In an advertisement that ran in a midweek supplement to the South-Carolina Gazette, Ann Sage announced that she opened a “New Boarding-School, FOR YOUNG LADIES” on September 15, 1774.  The curriculum included “READING, TAMBOUR, EMBROIDERY, and all Kinds of NEEDLE-WORK.”  Sage presumably taught reading and those feminine arts herself.  For an additional price, students could learn “WRITING, ARITHMETIC, DANCING and MUSIC.”  Sage may have provided some of that instruction, but another advertisement suggests that she hired tutors to supplement the lessons she provided.

Immediately below Sage’s notice, Mrs. Windsor declared that she “declined being connected with Mrs.

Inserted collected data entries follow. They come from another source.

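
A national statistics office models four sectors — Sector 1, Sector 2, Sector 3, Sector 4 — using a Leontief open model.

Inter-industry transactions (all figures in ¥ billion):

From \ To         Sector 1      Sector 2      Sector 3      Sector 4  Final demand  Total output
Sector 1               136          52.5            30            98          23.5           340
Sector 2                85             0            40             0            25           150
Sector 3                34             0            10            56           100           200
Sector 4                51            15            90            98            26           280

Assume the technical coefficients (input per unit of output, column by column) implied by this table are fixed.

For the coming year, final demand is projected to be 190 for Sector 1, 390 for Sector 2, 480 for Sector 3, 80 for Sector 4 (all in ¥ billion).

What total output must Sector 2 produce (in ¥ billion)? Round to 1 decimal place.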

SAGE, in a Boarding-School; which is to be opened on the 15th.”  Dated September 1, Windsor’s advertisement previously appeared separately from Sage’s announcement, including in the September 13 edition of the South-Carolina Gazette and Country Journal.  She did not elaborate on her reasons for not joining Sage’s endeavor, instead advising “her FRIENDS in particular, and the PUBLIC in general” that she “continues, as usual, to instruct Young LADIES upon the HARPSICHORD.”  Windsor requested the “Continuance of the Patronage and Encouragement of her Friends and Acquaintances.”  She had her own enterprise to oversee.

What was Windsor’s purpose in even mentioning Sage’s school in her advertisement?  She could have sought pupils without commenting on her refusal to be affiliated with the boarding school.  Perhaps Sage had attempted to recruit Windsor as a partner in the endeavor rather than merely a tutor who occasionally gave lessons to students who paid additional fees.  In that case, Sage may not have had time to continue offering lessons to her existing clientele.  Her newspaper notice made it clear that she wished to continue those relationships as well as gain new students.  Yet the details she provided (and those she did not) hinted at an untold story, perhaps some interesting gossip, especially when Windsor’s advertisement appeared immediately below Sage’s notice.  The “Friends and Acquaintances” that Windsor thanked for the “Continuance of [their] Patronage and Encouragement” (and other readers as well) otherwise may not have thought anything about Windsor’s other prospects, but her intervention in the public prints could have prompted some to discreetly ask questions here and there to discover if they had missed out on something interesting.